Sono proprio le telefonate di Nicola Cosentino con i fratelli Orsi e con Valente sulle difficoltà di accesso agli appalti di CE4 (a causa dell’opposizione dell’allora ministro Altero Matteoli, secondo le accuse dei pentiti) ad essere il centro della questione. In base al documento di richiesta della procura [PDF] si tratta di ben 46 telefonate chiave che, suffragate dalle interpretazioni fornite dagli stessi Orsi e dallo stesso Valente, dipingono Cosentino come il reale dominus del consorzio.

Le telefonate sono l’elemento probatorio fondamentale dell’accusa.
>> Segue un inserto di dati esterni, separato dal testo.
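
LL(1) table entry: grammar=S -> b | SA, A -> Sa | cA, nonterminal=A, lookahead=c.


For [A, c]: 'c' ∈ FIRST(cA)
Entry: A -> cA


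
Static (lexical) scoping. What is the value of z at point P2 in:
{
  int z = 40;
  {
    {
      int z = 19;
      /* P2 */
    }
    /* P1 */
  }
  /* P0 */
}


z declared in the same block as P2
z = 19


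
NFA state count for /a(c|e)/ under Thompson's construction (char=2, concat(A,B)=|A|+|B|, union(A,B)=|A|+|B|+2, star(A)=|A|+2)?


Syntax tree has 3 char leaf(s), 1 union(s), 0 star(s)
chars contribute 3×2 = 6; each union adds +2; each star adds +2
Total: 6 + 2 + 0 = 8 states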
Con la loro archiviazione (e distruzione) rischierà di cadere l’intero procedimento.

Le motivazioni [PDF] con cui la Giunta ha rigettato la richiesta di utilizzo da parte della procura sono state presentate per mano e bocca dell’onorevole Nino Lo Presti (PDL).

La prima: "La maggioranza della Giunta ha ritenuto che il nesso con la precedente deliberazione inerente al collega Cosentino (la richiesta d’arresto, ndr) fosse stretto a tal punto che sarebbe stato contraddittorio decidere diversamente".
In altre parole, secondo l’onorevole Lo Presti, pur valutando l’assenza del cosiddetto fumus persecutionis da parte della magistratura, una volta rigettata la richiesta d’arresto sarebbe - per qualche ignota ragione - incoerente accettare l’impiego delle intercettazioni.
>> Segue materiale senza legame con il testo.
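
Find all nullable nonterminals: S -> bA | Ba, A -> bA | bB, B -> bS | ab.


A nonterminal is nullable iff some alternative derives ε (directly, or every symbol in it is nullable)
Nullable: {}


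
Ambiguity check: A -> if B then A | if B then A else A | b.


dangling else: 'if B then if B then b else b' parses two ways
Ambiguous


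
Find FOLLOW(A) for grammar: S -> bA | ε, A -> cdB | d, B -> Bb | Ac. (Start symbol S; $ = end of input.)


$ ∈ FOLLOW(S). For each A -> αBβ: add FIRST(β)\{ε} to FOLLOW(B); if β nullable, add FOLLOW(A).
FOLLOW(A) = {$, c}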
A seguire il principio inedito secondo cui il passare del tempo nega autorevolezza ad una prova: "Le intercettazioni il cui utilizzo viene richiesto afferiscono a conversazioni avutesi tra il deputato Cosentino e altre persone fra il 2002 e il 2004. Si prendono dunque in considerazione elementi ormai molto risalenti nel tempo e la cui idoneità probatoria deve ritenersi in gran parte scemata".

E, a concludere, la questione dell’utilità probatoria delle intercettazioni: "Si tratta di conversazioni il cui contenuto non conferisce profili di novità alla risultanze dell’esame che già è stato svolto a proposito della richiesta d’arresto".

Eppure, l’utilità probatoria delle trascrizioni (questione di dibattito che comunque non compete in alcun modo alla Camera d’appartenenza dell’indagato, secondo quanto stabilito in diverse occasioni dalla Corte Costituzionale), come ricorda lo stesso onorevole Marilena Samperi (PD), "la acquistano alla luce degli elementi successivi della trama dell’indagine, quali le risultanze raccolte dai fratelli Orsi, da Vassallo e dallo stesso Valente".

Nella stessa seduta l’onorevole Samperi aggiungeva: "Se peraltro il relatore fosse convinto davvero che le intercettazioni non hanno valore accusatorio ma anzi ne abbiano uno a discarico dell’indagato, il diniego del loro utilizzo sarebbe davvero incomprensibile".

La seduta (del 3 febbraio 2010) si concluse con le ultime parole di Marilena Samperi, che, in merito a questa obiezione, non ottenne alcuna risposta. In nessun’altra seduta.